Both sources were analyzed through the same workflow pipeline and benchmarked via theme mapping against six authoritative reports from CBS News, Gallup, APA, Pew, and the World Economic Forum. The process included prompt-driven quote extraction, prevalence-guided theming, and manual verification.
Figure 7: Evaluation pipeline showing application of the workflow to Reddit and interview data, with theme extraction referencing authoritative reports for alignment benchmarking.
Figure 8: Subreddit selection workflow: metadata-driven filtering, LLM-assisted relevance ratings, and final pool construction for policy topic coverage.
Figure 9: Chatbot interview pipeline: protocol-driven Q-A segmentation, demographic collection, and workflow-driven thematic analysis.
Results: Coverage, Divergence, and Novelty
Thematic overlap with authoritative human-authored reports was substantial: 88.6% of identified themes appeared in Reddit or interview outputs, and most report themes were corroborated across these sources.
Figure 10: Stacked bars quantifying theme overlap across Reddit, interview, and report sources; most report themes are present in either Reddit or interview data, with additional themes uniquely surfaced by LLM-assisted analysis.
Workflow-generated reports included early-emerging, community-specific concerns missed by traditional survey instruments (e.g., gig economy impacts, freelancing, concrete policy suggestions like UBI, creative professional anxieties), while also uncovering micro-level coping strategies and skepticism/ambivalence about AI adoption.
Implications and Methodological Considerations
The LLM workflow, as instantiated, functions as a complementary analytic instrument rather than a substitute for conventional policy research.
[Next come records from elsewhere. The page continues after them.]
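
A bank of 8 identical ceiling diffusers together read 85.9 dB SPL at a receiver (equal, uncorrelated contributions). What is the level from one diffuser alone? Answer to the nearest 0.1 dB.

76.9 dB SPL

8 equal incoherent sources add 10·log₁₀(8) = 9.03 dB over one source.
L_one = 85.9 − 9.03 = 76.9 dB SPL.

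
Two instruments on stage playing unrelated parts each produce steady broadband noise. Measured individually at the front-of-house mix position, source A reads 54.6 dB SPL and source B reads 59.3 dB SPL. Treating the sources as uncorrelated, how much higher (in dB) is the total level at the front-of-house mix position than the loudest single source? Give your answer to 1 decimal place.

Uncorrelated sources add in intensity (power), not in dB.
L_total = 10·log₁₀(10^(54.6/10) + 10^(59.3/10)) = 60.57 dB SPL.
Excess over the loudest (59.3 dB): 60.57 − 59.3 = 1.3 dB.

1.3 dB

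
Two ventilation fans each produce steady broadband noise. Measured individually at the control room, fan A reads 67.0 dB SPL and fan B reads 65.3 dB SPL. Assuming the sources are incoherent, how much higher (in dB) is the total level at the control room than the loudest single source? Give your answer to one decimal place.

Uncorrelated sources add in intensity (power), not in dB.
L_total = 10·log₁₀(10^(67.0/10) + 10^(65.3/10)) = 69.24 dB SPL.
Excess over the loudest (67.0 dB): 69.24 − 67.0 = 2.2 dB.

2.2 dB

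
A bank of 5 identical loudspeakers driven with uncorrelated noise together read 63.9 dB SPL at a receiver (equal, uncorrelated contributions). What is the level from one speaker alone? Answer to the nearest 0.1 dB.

5 equal incoherent sources add 10·log₁₀(5) = 6.99 dB over one source.
L_one = 63.9 − 6.99 = 56.9 dB SPL.

56.9 dB SPL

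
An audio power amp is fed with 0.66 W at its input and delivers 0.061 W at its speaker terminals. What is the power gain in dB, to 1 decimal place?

-10.3 dB

Power is a power quantity, so gain = 10·log₁₀(P_out/P_in).
10·log₁₀(0.061/0.66) = 10·log₁₀(0.09242) = -10.3 dB.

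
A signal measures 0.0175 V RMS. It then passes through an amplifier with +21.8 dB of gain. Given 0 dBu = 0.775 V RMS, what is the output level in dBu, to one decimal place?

Input level: 20·log₁₀(0.0175/0.775) = -32.93 dBu.
Output: -32.93 + 21.8 = -11.1 dBu.

-11.1 dBu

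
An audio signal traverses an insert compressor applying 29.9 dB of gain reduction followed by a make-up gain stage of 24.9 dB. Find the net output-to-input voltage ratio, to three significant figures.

Net gain = (−29.9) + 24.9 = -5.0 dB.
Voltage ratio = 10^(-5.0/20) = 0.562.

0.562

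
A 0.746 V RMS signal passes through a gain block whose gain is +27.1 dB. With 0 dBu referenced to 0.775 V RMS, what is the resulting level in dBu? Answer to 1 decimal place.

+26.8 dBu

Input level: 20·log₁₀(0.746/0.775) = -0.33 dBu.
Output: -0.33 + 27.1 = +26.8 dBu.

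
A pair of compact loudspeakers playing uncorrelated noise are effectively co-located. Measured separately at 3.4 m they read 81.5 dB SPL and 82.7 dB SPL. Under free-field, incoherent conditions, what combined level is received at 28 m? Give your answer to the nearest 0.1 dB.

66.8 dB SPL

Combined at 3.4 m: 10·log₁₀(10^(81.5/10)+10^(82.7/10)) = 85.15 dB SPL.
Then apply −20·log₁₀(28/3.4) = -18.31 dB → 66.8 dB SPL.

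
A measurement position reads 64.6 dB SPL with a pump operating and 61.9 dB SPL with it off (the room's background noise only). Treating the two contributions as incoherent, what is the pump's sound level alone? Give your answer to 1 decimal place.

61.3 dB SPL

Remove the background by subtracting linear intensities:
L_src = 10·log₁₀(10^(64.6/10) − 10^(61.9/10)) = 10·log₁₀(1335000) = 61.3 dB SPL.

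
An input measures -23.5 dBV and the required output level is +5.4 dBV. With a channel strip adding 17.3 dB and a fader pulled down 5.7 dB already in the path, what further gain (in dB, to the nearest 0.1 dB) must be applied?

The required make-up gain is the shortfall in the dB sum.
G = +5.4 − (-23.5) − 17.3 + 5.7 = 17.3 dB.

17.3 dB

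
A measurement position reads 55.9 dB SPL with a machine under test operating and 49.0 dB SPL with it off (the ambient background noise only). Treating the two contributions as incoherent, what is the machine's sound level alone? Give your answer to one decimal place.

Remove the background by subtracting linear intensities:
L_src = 10·log₁₀(10^(55.9/10) − 10^(49.0/10)) = 10·log₁₀(309600) = 54.9 dB SPL.

54.9 dB SPL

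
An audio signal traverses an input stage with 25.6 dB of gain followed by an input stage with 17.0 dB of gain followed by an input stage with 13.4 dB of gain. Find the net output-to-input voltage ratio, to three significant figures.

631

Net gain = 25.6 + 17.0 + 13.4 = 56.0 dB.
Voltage ratio = 10^(56.0/20) = 631.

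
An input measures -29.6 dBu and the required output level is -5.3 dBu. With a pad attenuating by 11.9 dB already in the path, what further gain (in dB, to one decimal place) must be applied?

The required make-up gain is the shortfall in the dB sum.
G = -5.3 − (-29.6) + 11.9 = 36.2 dB.

36.2 dB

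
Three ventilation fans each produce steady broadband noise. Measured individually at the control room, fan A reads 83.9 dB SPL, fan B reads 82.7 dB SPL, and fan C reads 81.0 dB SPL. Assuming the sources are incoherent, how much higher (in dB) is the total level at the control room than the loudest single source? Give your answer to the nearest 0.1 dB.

Uncorrelated sources add in intensity (power), not in dB.
L_total = 10·log₁₀(10^(83.9/10) + 10^(82.7/10) + 10^(81.0/10)) = 87.46 dB SPL.
Excess over the loudest (83.9 dB): 87.46 − 83.9 = 3.6 dB.

3.6 dB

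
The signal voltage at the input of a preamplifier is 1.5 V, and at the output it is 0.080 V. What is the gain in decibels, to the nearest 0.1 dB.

-25.5 dB

For a voltage ratio, dB = 20·log₁₀(V₂/V₁).
20·log₁₀(0.080/1.5) = 20·log₁₀(0.05333) = -25.5 dB.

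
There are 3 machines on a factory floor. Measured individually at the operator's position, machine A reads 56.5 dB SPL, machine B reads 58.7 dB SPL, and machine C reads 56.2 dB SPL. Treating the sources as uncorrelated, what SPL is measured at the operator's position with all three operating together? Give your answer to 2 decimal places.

62.05 dB SPL

Add the sources as powers (linear), then convert back to dB:
L_total = 10·log₁₀(10^(56.5/10) + 10^(58.7/10) + 10^(56.2/10)) = 10·log₁₀(1605000) = 62.05 dB SPL.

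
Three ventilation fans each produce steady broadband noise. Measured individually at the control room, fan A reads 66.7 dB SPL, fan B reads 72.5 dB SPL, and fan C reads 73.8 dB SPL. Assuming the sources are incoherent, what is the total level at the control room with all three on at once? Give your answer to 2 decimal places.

Incoherent sources sum as intensities:
L_total = 10·log₁₀(10^(66.7/10) + 10^(72.5/10) + 10^(73.8/10)) = 10·log₁₀(46450000) = 76.67 dB SPL.

76.67 dB SPL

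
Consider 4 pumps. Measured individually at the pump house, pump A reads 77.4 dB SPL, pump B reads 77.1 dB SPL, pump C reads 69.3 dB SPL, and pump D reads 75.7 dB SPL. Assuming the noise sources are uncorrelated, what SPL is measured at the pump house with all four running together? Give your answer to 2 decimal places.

81.82 dB SPL

Uncorrelated sources add in intensity (power), not in dB.
L_total = 10·log₁₀(10^(77.4/10) + 10^(77.1/10) + 10^(69.3/10) + 10^(75.7/10)) = 10·log₁₀(151900000) = 81.82 dB SPL.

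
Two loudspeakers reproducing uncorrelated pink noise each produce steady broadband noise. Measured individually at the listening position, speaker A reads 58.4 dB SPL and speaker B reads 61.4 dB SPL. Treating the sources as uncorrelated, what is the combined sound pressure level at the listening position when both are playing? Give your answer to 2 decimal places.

63.16 dB SPL

Incoherent sources sum as intensities:
L_total = 10·log₁₀(10^(58.4/10) + 10^(61.4/10)) = 10·log₁₀(2072000) = 63.16 dB SPL.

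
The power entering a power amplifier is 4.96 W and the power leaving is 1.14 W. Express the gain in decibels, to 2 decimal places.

-6.39 dB

For a power ratio, dB = 10·log₁₀(P₂/P₁).
10·log₁₀(1.14/4.96) = 10·log₁₀(0.2298) = -6.39 dB.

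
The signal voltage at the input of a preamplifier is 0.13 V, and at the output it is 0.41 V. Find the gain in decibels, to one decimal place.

Voltage ratio → dB uses the 20·log₁₀ form:
20·log₁₀(0.41/0.13) = 20·log₁₀(3.154) = 10.0 dB.

10.0 dB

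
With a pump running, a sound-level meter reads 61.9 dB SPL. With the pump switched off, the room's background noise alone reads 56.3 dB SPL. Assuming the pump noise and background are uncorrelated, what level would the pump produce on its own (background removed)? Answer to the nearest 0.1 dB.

Subtract intensities: L_src = 10·log₁₀(10^(L_total/10) − 10^(L_bg/10)).
L_src = 10·log₁₀(10^(61.9/10) − 10^(56.3/10)) = 10·log₁₀(1122000) = 60.5 dB SPL.

60.5 dB SPL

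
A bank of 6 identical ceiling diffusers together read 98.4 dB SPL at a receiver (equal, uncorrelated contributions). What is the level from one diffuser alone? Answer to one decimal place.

90.6 dB SPL

6 equal incoherent sources add 10·log₁₀(6) = 7.78 dB over one source.
L_one = 98.4 − 7.78 = 90.6 dB SPL.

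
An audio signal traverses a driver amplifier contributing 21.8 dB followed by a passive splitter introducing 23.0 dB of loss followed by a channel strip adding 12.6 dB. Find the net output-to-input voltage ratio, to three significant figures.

3.72

Net gain = 21.8 + (−23.0) + 12.6 = 11.4 dB.
Voltage ratio = 10^(11.4/20) = 3.72.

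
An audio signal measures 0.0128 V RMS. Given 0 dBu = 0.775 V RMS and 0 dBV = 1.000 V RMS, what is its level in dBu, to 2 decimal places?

dBu = 20·log₁₀(V / 0.775 V).
20·log₁₀(0.0128/0.775) = -35.64 dBu.

-35.64 dBu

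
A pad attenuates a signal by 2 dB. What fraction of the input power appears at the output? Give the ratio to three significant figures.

0.631

Power ratio = 10^(dB/10).
10^(-2/10) = 10^(-0.2000) = 0.631.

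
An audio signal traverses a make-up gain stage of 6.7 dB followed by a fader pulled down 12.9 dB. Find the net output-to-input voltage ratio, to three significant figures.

0.490

Net gain = 6.7 + (−12.9) = -6.2 dB.
Voltage ratio = 10^(-6.2/20) = 0.490.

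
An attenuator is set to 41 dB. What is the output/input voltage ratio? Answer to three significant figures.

Voltage ratio = 10^(dB/20).
10^(-41/20) = 10^(-2.050) = 0.00891.

0.00891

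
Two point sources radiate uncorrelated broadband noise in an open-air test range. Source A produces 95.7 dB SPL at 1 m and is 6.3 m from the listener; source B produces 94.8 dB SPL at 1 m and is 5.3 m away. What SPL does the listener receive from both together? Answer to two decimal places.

At the listener: L_A = 95.7 − 20·log₁₀(6.3) = 79.713 dB; L_B = 94.8 − 20·log₁₀(5.3) = 80.314 dB.
Combined: 10·log₁₀(10^(79.713/10)+10^(80.314/10)) = 83.03 dB SPL.

83.03 dB SPL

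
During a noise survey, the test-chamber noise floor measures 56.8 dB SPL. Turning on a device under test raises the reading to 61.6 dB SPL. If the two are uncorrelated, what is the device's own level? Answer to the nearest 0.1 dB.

Remove the background by subtracting linear intensities:
L_src = 10·log₁₀(10^(61.6/10) − 10^(56.8/10)) = 10·log₁₀(966800) = 59.9 dB SPL.

59.9 dB SPL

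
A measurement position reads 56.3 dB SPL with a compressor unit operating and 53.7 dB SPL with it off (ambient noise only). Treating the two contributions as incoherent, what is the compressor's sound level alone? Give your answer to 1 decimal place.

Remove the background by subtracting linear intensities:
L_src = 10·log₁₀(10^(56.3/10) − 10^(53.7/10)) = 10·log₁₀(192200) = 52.8 dB SPL.

52.8 dB SPL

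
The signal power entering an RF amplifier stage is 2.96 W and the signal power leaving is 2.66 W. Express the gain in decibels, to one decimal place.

-0.5 dB

For a power ratio, dB = 10·log₁₀(P₂/P₁).
10·log₁₀(2.66/2.96) = 10·log₁₀(0.8986) = -0.5 dB.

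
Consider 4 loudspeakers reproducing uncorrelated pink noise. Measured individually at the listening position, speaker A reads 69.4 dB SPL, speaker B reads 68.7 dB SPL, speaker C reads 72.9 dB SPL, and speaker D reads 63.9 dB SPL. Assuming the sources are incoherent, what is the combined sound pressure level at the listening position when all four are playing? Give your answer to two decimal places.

Add the sources as powers (linear), then convert back to dB:
L_total = 10·log₁₀(10^(69.4/10) + 10^(68.7/10) + 10^(72.9/10) + 10^(63.9/10)) = 10·log₁₀(38080000) = 75.81 dB SPL.

75.81 dB SPL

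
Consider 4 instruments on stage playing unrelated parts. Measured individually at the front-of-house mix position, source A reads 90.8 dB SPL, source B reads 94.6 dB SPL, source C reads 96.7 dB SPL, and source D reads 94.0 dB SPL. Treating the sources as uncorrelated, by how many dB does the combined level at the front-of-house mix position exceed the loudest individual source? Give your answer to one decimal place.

3.8 dB

Add the sources as powers (linear), then convert back to dB:
L_total = 10·log₁₀(10^(90.8/10) + 10^(94.6/10) + 10^(96.7/10) + 10^(94.0/10)) = 100.52 dB SPL.
Excess over the loudest (96.7 dB): 100.52 − 96.7 = 3.8 dB.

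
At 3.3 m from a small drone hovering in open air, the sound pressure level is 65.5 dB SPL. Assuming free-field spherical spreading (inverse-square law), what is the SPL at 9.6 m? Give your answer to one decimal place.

56.2 dB SPL

Free-field point source: level drops by 20·log₁₀ of the distance ratio.
ΔL = −20·log₁₀(9.6/3.3) = -9.28 dB, so L₂ = 65.5 + (-9.28) = 56.2 dB SPL.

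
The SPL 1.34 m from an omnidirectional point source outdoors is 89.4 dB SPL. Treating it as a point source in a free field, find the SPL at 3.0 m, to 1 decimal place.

82.4 dB SPL

Inverse-square spreading gives ΔL = −20·log₁₀(d₂/d₁).
ΔL = −20·log₁₀(3.0/1.34) = -7.00 dB, so L₂ = 89.4 + (-7.00) = 82.4 dB SPL.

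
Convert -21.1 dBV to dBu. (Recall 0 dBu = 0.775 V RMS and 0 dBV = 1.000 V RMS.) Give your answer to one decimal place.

-18.9 dBu

The offset between the scales is 20·log₁₀(0.775/1.000) = −2.214 dB.
So dBu = -21.1 + 2.214 = -18.9 dBu.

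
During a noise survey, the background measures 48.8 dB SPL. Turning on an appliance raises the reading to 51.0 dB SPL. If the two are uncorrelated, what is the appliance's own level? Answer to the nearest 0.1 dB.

Background correction is a power subtraction:
L_src = 10·log₁₀(10^(51.0/10) − 10^(48.8/10)) = 10·log₁₀(50030) = 47.0 dB SPL.

47.0 dB SPL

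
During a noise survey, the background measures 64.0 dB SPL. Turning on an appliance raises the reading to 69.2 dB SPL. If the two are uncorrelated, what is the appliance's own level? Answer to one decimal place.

67.6 dB SPL

Subtract intensities: L_src = 10·log₁₀(10^(L_total/10) − 10^(L_bg/10)).
L_src = 10·log₁₀(10^(69.2/10) − 10^(64.0/10)) = 10·log₁₀(5806000) = 67.6 dB SPL.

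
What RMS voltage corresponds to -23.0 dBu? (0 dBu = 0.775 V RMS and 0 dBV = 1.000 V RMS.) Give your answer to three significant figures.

0.0549 V

V = 0.775 V × 10^(-23.0/20).
= 0.775 × 0.07079 = 0.0549 V.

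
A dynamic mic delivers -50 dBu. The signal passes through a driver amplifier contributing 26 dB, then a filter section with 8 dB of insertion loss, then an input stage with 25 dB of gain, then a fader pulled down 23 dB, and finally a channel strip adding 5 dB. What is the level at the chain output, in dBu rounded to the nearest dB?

-25 dBu

Cascaded gains and losses add directly in dB.
-50 + 26 − 8 + 25 − 23 + 5 = -25 dBu.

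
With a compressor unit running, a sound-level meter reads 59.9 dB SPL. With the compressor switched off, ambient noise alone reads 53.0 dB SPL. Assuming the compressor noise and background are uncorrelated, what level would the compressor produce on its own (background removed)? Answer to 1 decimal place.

58.9 dB SPL

Remove the background by subtracting linear intensities:
L_src = 10·log₁₀(10^(59.9/10) − 10^(53.0/10)) = 10·log₁₀(777700) = 58.9 dB SPL.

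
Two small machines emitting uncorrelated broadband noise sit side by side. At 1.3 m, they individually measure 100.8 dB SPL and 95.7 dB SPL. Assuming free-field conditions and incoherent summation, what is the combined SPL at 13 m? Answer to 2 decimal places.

Combined at 1.3 m: 10·log₁₀(10^(100.8/10)+10^(95.7/10)) = 101.969 dB SPL.
Then apply −20·log₁₀(13/1.3) = -20.000 dB → 81.97 dB SPL.

81.97 dB SPL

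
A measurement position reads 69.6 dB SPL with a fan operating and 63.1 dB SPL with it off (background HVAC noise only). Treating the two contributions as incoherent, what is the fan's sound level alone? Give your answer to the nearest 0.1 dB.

Background correction is a power subtraction:
L_src = 10·log₁₀(10^(69.6/10) − 10^(63.1/10)) = 10·log₁₀(7078000) = 68.5 dB SPL.

68.5 dB SPL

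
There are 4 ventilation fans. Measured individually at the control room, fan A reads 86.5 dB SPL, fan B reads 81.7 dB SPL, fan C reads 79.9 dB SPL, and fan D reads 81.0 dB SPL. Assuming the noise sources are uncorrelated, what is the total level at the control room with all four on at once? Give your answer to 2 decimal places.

89.13 dB SPL

Incoherent sources sum as intensities:
L_total = 10·log₁₀(10^(86.5/10) + 10^(81.7/10) + 10^(79.9/10) + 10^(81.0/10)) = 10·log₁₀(818200000) = 89.13 dB SPL.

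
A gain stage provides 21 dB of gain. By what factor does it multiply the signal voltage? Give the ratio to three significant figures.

11.2

Voltage ratio = 10^(dB/20).
10^(21/20) = 10^(1.050) = 11.2.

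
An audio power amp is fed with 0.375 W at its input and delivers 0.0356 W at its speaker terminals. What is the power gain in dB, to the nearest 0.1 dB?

Power ratio → dB uses the 10·log₁₀ form:
10·log₁₀(0.0356/0.375) = 10·log₁₀(0.09493) = -10.2 dB.

-10.2 dB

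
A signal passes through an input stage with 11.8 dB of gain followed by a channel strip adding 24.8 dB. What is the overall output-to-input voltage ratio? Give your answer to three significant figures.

67.6

Net gain = 11.8 + 24.8 = 36.6 dB.
Voltage ratio = 10^(36.6/20) = 67.6.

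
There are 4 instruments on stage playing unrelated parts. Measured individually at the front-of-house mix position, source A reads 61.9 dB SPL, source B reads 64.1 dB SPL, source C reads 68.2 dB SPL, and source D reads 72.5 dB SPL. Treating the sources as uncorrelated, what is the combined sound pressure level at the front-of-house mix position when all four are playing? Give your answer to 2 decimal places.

74.55 dB SPL

Add the sources as powers (linear), then convert back to dB:
L_total = 10·log₁₀(10^(61.9/10) + 10^(64.1/10) + 10^(68.2/10) + 10^(72.5/10)) = 10·log₁₀(28510000) = 74.55 dB SPL.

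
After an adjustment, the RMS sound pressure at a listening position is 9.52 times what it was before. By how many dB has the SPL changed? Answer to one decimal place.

19.6 dB

SPL change from a pressure ratio uses the 20·log₁₀ form:
20·log₁₀(9.52) = 19.6 dB.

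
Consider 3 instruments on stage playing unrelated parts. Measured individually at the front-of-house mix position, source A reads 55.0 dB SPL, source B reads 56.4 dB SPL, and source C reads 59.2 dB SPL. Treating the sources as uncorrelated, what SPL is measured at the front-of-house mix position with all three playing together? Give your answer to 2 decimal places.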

Its inductive, quote-driven bottom-up analysis allows for rapid exploration and diverse concern surfacing, scaling far beyond what is practical with manual coding or survey administration.
Practical implications include:
- Scalability: Enables policy researchers to analyze millions of posts/interviews within days, rather than months.
- Cost-effectiveness: Orders of magnitude less expensive for initial scoping and hypothesis generation.
- Precision: Capable of surfacing both general themes and granular, community-specific issues.
- Transparency: Human-in-the-loop design is critical for credibility, provenance, and trust, especially in addressing expert skepticism.
- Generalizability: Modularity permits extension to new LLM frameworks and alternative data sources.
Theoretical implications:
- Methodological expansion: Facilitates the integration of naturally-occurring discourse alongside survey-driven opinion into policy research pipelines.
- Early signal detection: Potential to identify emerging concerns before they are mainstreamed in formal policy analyses.
- Limitations: Challenges remain in demographic representation, trustworthiness of LLM outputs, and loss of nuance relative to human-led interviews.
Future Directions
Unresolved questions include:
- Improving representativeness and metadata granularity, particularly for platforms with demographic skews.
- Enhancing traceability in LLM-generated summaries to build user credibility.
- Comparative evaluation against alternative LLM-driven frameworks and traditional qualitative research methods such as grounded theory or dynamic survey instruments.
- Developing transparent, agency-preserving UI paradigms for non-technical policy practitioners.
Conclusion
This work demonstrates the viability of LLM-assisted thematic analysis as a rapid, scalable, and cost-efficient supplement for early-stage policy sensemaking. Strong theme alignment with authoritative reports, plus the surfacing of novel community-rooted concerns, illustrates practical utility and methodological versatility. However, issues of trust, provenance, and representativeness remain critical for broad adoption. Future efforts should focus on expanding workflow generalizability, improving transparency, and integrating rigorous evaluation standards to optimize AI-assisted tools for policy research applications.